Prostate Cancer Screening Renaissance

The USPSTF recommendation against all screening was patently wrong and has engendered cynicism about USPSTF procedures. Its recommendations have created a generation of primary care physicians that rejects PSA testing. The release of the USPSTFs 2017 draft recommendation is a first step in acknowledging to the medical community that the benefits of PSA screening outweigh the harms, and physicians and patients should now accept the truth and the value of the practical application of PSA testing, which will reduce the suffering and death from PCa.

KEY POINTS.

• Prostate cancer (PCa) screening is controversial. PSA-based screening has effected a dramatic stage shift from mostly incurable to mostly curable disease along with a >53% reduction in the U.S. PCa mortality rate; however, concerns have arisen about overdiagnosis and treatment of screen-detected indolent tumors.

• Randomized clinical trials of varying quality and much of their misinterpreted data have created confusion about the benefits versus harms of screening, leading to flawed recommendations in 2008 and 2012 against PSA screening by the US Preventive Services Task Force (USPSTF).

• In the aftermath of the USPSTF recommendations, the widespread rejection of screening by many primary care physicians has had far-reaching consequences, most notably, a reversion to more PCa cases being high-grade and advanced at diagnosis.

• A 2017 statistical modeling re-analysis the large European (ERSPC) and U.S. (PLCO) screening trials by the Cancer Intervention and Surveillance Modeling Network of the National Cancer Institute revealed that screening in ERSPC produced a 25–31% reduction in PCa mortality vs. a 27–32% reduction in PLCO.

• The USPSTF has now issued a revised draft recommendation, suggesting shared decision making for screening healthy men 55–69 years of age.

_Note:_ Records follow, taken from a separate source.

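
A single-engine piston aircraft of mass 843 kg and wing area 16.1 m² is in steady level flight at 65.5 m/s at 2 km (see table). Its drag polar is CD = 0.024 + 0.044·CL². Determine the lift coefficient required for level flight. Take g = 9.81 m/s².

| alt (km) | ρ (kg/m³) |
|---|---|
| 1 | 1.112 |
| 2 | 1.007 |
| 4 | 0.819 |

CL = 0.238

At 2 km, from the table: ρ = 1.007 kg/m³.
Weight W = mg = 843 × 9.81 = 8269.8 N; in level flight L = W.
q = ½ρv² = ½ × 1.007 × 65.5² = 2160 Pa.
CL = 2W/(ρv²S) = 2×8269.8/(1.007×65.5²×16.1) = 0.2378.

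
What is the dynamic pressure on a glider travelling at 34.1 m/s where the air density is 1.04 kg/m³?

q = ½ρv² = ½ × 1.04 × 34.1² = 605 Pa

q = 605 Pa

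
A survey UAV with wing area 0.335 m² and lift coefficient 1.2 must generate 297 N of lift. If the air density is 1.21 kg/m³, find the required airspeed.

L = ½ρv²S·CL ⇒ v = √(2L/(ρ·S·CL))
v = √(2 × 297 / (1.21 × 0.335 × 1.2)) = √1221 = 34.9 m/s

v = 34.9 m/s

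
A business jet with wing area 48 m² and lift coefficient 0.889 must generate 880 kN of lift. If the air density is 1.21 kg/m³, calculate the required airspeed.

L = ½ρv²S·CL ⇒ v = √(2L/(ρ·S·CL))
v = √(2 × 8.8×10^5 / (1.21 × 48 × 0.889)) = √34090 = 185 m/s

v = 185 m/s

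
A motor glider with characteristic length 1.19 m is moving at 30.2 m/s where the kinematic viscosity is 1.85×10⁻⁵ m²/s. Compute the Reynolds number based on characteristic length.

Re = v·c/ν = 30.2 × 1.19 / (1.85×10⁻⁵) = 1.94×10^6

Re = 1.94×10^6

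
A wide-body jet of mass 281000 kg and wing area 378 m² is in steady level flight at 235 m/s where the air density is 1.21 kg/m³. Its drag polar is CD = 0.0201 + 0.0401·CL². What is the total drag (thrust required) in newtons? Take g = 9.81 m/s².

D = 2.78×10^5 N

Level flight ⇒ L = W = m·g = 281000 × 9.81 = 2.7566×10^6 N.
q = ½ρv² = ½ × 1.21 × 235² = 33410 Pa.
CL = W/(q·S) = 2.7566×10^6 / (33410 × 378) = 0.2183.
CD = 0.0201 + 0.0401 × 0.2183² = 0.02201.
D = q·S·CD = 33410 × 378 × 0.02201 = 2.78×10^5 N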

• Further consideration is needed for more intensive screening in men with high-risk factors, such as African ancestry and/or a strong family history of PCa, as well as for healthy men aged ≥70 years.

SYNOPSIS.

PSA-based prostate cancer (PCa) screening has produced a dramatic stage shift at diagnosis from mostly incurable to mostly curable disease that provides men an opportunity for early detection and curative treatment of potentially lethal PCa and has reduced the U.S. PCa mortality rate by 53%. Concerns about overdiagnosis and treatment of screen-detected indolent tumors combined with misinterpretation of clinical trial data led to a recommendation against PSA screening by the US Preventive Services Task Force (USPSTF), resulting in a reversion to more high-grade, advanced disease at diagnosis. In 2017, a statistical modeling re-analysis of the large screening trials by the Cancer Intervention and Surveillance Modeling Network of the National Cancer Institute revealed that screening in ERSPC produced a 25–31% reduction in PCa mortality versus a 27–32% reduction in PLCO.

• The USPSTF has now dropped its total opposition to PCa screening with a draft recommendation for shared decision making for patients aged 55 to 69 years old.

• Further consideration is needed for more intensive screening in men with high-risk factors, such as African ancestry and/or a strong family history of PCa, as well as for healthy men age ≥70 years. When correctly interpreted, the data are clear: PSA screening significantly reduces suffering and death from PCa.